Just imagine what you might do if a doctor said you have only two weeks left to live.
For 11-year-old Brenden Foster of Bothell, Wash., who was given that prognosis earlier this year after learning he was suffering from leukemia last December, the answer was probably not what you'd expect.
"I was coming back from one of my clinic appointments and I saw this big thing of homeless people and then I thought I should just get them something," Foster said.
Instead of asking for an expensive toy or a fancy vacation, he decided to focus all his remaining energy on feeding the homeless.
"They're probably starving, so give them a chance," he said.
He was too weak to do it himself, but his determination caught on near his home in Seattle, where neighbors and residents launched a food drive.
"We're going to get together tonight with about 15 people and make 200 sandwiches and then bring them downtown tomorrow," said Jennifer Morrison, one of the volunteers.
It was just the beginning. His story touched people so deeply that it spread, inspiring food drives from Los Angeles to Pensacola, Fla., to a school in Ohio -- all in this past week alone.
"I've never seen the courage that this little boy just displayed," one homeless man said as he waited for a meal at the Union Rescue Mission in Los Angeles. "I've never seen anything like it in my life. It left me speechless."

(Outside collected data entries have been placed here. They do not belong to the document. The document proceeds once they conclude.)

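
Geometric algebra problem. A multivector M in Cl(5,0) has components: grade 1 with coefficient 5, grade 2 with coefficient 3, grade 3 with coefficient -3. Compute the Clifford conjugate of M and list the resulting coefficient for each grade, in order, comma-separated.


Clifford conjugate sign for grade k: (-1)^(k(k+1)/2)
Grade 1: (-1)^(1*2/2) = (-1)^1 = -1, coeff 5 -> -5
Grade 2: (-1)^(2*3/2) = (-1)^3 = -1, coeff 3 -> -3
Grade 3: (-1)^(3*4/2) = (-1)^6 = 1, coeff -3 -> -3
Conjugated coefficients: -5, -3, -3


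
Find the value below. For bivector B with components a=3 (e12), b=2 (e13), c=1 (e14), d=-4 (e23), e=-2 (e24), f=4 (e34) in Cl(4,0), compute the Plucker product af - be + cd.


Plucker relation: af - be + cd
a*f = 3*4 = 12
b*e = 2*(-2) = -4
c*d = 1*(-4) = -4
af - be + cd = 12 - (-4) + (-4)
= 12


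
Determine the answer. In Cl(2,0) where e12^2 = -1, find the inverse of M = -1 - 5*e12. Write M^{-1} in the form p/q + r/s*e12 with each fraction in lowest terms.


M = -1 - 5*e12, where e12^2 = -1.
Since M commutes with its reverse ~M = a - b*e12, M * ~M = a^2 - b^2*e12^2 = a^2 + b^2.
So M^{-1} = ~M / (a^2 + b^2) = (a - b*e12)/(a^2 + b^2).
a^2 + b^2 = 1 + 25 = 26
Scalar part = -1/26 = -1/26
Bivector coeff = 5/26 = 5/26
M^{-1} = -1/26 + 5/26*e12


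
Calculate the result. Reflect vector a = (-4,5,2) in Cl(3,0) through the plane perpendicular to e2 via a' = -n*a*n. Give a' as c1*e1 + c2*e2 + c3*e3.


Reflection formula: a' = -n*a*n, with n = e2 (unit vector, n^2 = 1).
For reflection through hyperplane perp to e2:
The component along e2 flips sign, others stay.
a = (-4, 5, 2)
a' = (-4, -5, 2)
a' = -4*e1 - 5*e2 + 2*e3


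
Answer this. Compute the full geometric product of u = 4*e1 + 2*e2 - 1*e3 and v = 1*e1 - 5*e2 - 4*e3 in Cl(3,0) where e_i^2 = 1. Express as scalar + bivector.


In Cl(3,0): e_i^2 = 1, e_ie_j = -e_je_i for i != j.
Scalar part = u . v = 4*1 + 2*(-5) + (-1)*(-4)
= 4 + (-10) + 4 = -2
e12 coeff = 4*(-5) - 2*1 = -20 - 2 = -22
e13 coeff = 4*(-4) - (-1)*1 = -16 - (-1) = -15
e23 coeff = 2*(-4) - (-1)*(-5) = -8 - 5 = -13
uv = -2 - 22*e12 - 15*e13 - 13*e23


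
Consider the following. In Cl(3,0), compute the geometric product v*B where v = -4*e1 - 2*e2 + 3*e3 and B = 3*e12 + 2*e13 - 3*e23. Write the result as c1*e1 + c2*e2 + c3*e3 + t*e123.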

"As soon as I saw it, I'm a crybaby and I just got tears in my eyes," one woman said. "I'm trying to get my life straight and everything and that's something that's going to let me look at the better in life."
Help Grant Brenden's Last Wish: Learn more about how to help the homeless in Brenden's honor through Food Lifeline.

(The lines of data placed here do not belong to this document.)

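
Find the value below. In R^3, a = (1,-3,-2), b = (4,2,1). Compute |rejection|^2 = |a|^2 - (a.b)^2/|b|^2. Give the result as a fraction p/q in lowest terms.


|a|^2 = 1^2 + (-3)^2 + (-2)^2 = 14
|b|^2 = 4^2 + 2^2 + 1^2 = 21
a . b = 1*4 + (-3)*2 + (-2)*1 = -4
(a.b)^2 = (-4)^2 = 16
|rej|^2 = 14 - 16/21
= (294 - 16)/21
= 278/21
In lowest terms: 278/21


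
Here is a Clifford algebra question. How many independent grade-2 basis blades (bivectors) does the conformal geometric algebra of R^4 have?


The conformal model of R^4 uses Cl(5,1) with m = 4 + 2 = 6 generators.
Number of grade-2 blades = C(m, 2) = C(6, 2)
= 6*5/2 = 15


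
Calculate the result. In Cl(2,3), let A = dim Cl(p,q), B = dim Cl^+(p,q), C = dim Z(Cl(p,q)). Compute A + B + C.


n = 2 + 3 = 5
Total dim = 2^5 = 32
Even subalgebra dim = 2^4 = 16
n is odd, so center dim = 2
Sum = 32 + 16 + 2 = 50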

Donate Online: Select "Brenden Foster Food Drive" from the list of charitable donations.
Foster, who devoted his final days to lifting others up, became bedridden; the kid who could once outrun any of his friends could no longer walk. Last week, Foster could hardly keep his eyes open, but he didn't waiver from his wish.
"'Tis the season to give," he said.
"He's always thought about the better of others, wanting to help others," said his mother, Wendy Foster. "He's never complained about having to go through this, ever."
In just two weeks, an 11-year-old boy, too sick to even work a paper route, has raised tens of thousands of dollars and brought in truckloads of donations to local food pantries.
"He's left a legacy and he's 11," his mother said. "He's done more than most people ever dream of doing just by making a wish and speaking his mind."
Foster lived long enough to see his dream come alive, before dying in his mother's arms Friday morning.
"Follow your dreams, don't let anything stop you," Foster said.
At the Union Rescue Mission, 2,500 meals have been served in Foster's honor. On the paper bags, volunteers write, "Love, Brenden" in marker to keep his legacy alive.
"When I told him he was dying, he cried," his mother recalled. "And he said, 'When I get to heaven I'm going to ask God why it had to be so soon because I had so much more I wanted to do.' Everything that he wanted to do was to help others and to benefit others."